The centre’s library has 2,500 books, all of which were donated by government institutions and individuals. “We also built five libraries in schools located in different villages across Cizre,” Em tells TRT World. 

It’s important to have such a centre in Cizre, where most families have more than five or six kids. “Those kids need social spaces to engage in a positive manner with others and have a good time. Our young volunteers not only study here but also participate in our charity activities, working to find resolutions to people’s problems in real life,” Em says. 

When young volunteers see handicapped people during charity activities, they recognise the problem of being handicapped and they start thinking of what to do about it, Em says.

“During their charity work, they also see other problems like child labourers or girls who could not attend schools.

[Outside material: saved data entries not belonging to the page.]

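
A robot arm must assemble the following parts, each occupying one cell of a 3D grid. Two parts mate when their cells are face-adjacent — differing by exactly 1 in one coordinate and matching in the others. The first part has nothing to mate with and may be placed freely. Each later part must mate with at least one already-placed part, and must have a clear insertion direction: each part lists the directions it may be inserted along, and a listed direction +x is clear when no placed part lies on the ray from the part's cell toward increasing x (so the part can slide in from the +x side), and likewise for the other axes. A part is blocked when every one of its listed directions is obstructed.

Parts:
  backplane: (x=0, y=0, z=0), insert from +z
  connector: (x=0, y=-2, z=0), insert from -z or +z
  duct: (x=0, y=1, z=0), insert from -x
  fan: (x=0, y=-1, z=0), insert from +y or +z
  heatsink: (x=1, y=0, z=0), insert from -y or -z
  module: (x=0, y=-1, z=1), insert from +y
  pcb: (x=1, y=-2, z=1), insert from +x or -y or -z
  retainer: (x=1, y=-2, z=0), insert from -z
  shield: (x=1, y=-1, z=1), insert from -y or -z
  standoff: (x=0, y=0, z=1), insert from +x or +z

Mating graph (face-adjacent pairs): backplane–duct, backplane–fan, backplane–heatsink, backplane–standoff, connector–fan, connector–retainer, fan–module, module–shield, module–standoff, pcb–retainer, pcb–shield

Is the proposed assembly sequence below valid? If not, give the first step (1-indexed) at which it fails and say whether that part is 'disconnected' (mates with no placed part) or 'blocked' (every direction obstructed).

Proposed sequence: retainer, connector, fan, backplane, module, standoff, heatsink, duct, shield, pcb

Valid

1. retainer@(1, -2, 0) [-z clear] — {retainer}
2. connector@(0, -2, 0) [-z clear] — {connector, retainer}
3. fan@(0, -1, 0) [+y clear] — {connector, fan, retainer}
4. backplane@(0, 0, 0) [+z clear] — {backplane, connector, fan, retainer}
5. module@(0, -1, 1) [+y clear] — {backplane, connector, fan, module, retainer}
6. standoff@(0, 0, 1) [+x clear] — {backplane, connector, fan, module, retainer, standoff}
7. heatsink@(1, 0, 0) [-z clear] — {backplane, connector, fan, heatsink, module, retainer, standoff}
8. duct@(0, 1, 0) [-x clear] — {backplane, connector, duct, fan, heatsink, module, retainer, standoff}
9. shield@(1, -1, 1) [-y clear] — {backplane, connector, duct, fan, heatsink, module, retainer, shield, standoff}
10. pcb@(1, -2, 1) [+x clear] — {backplane, connector, duct, fan, heatsink, module, pcb, retainer, shield, standoff}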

And they want to find ways to address those problems,” Em adds. “As a result, if they want to do something good, they know they can come here to the centre of charity.”  

The centre also provides various classes from chess to painting and drama education for preschool teachers. It also helps young students work on stone painting and amigurumi, a Japanese art of knitting small yarn parts to produce stuffed toys. 

There’s also a psychologist who comes to the centre and provides support that ranges from spousal therapy to other kinds of psychological help. 

“There has always been a strong sense of doing good within ourselves. But if no one encourages you to do good or facilitates conditions for doing good, then our positive feelings lose their place in our lives,” Em says. 

“As the Red Crescent’s motto says, we are trying to spread good under the shadow of our crescent.”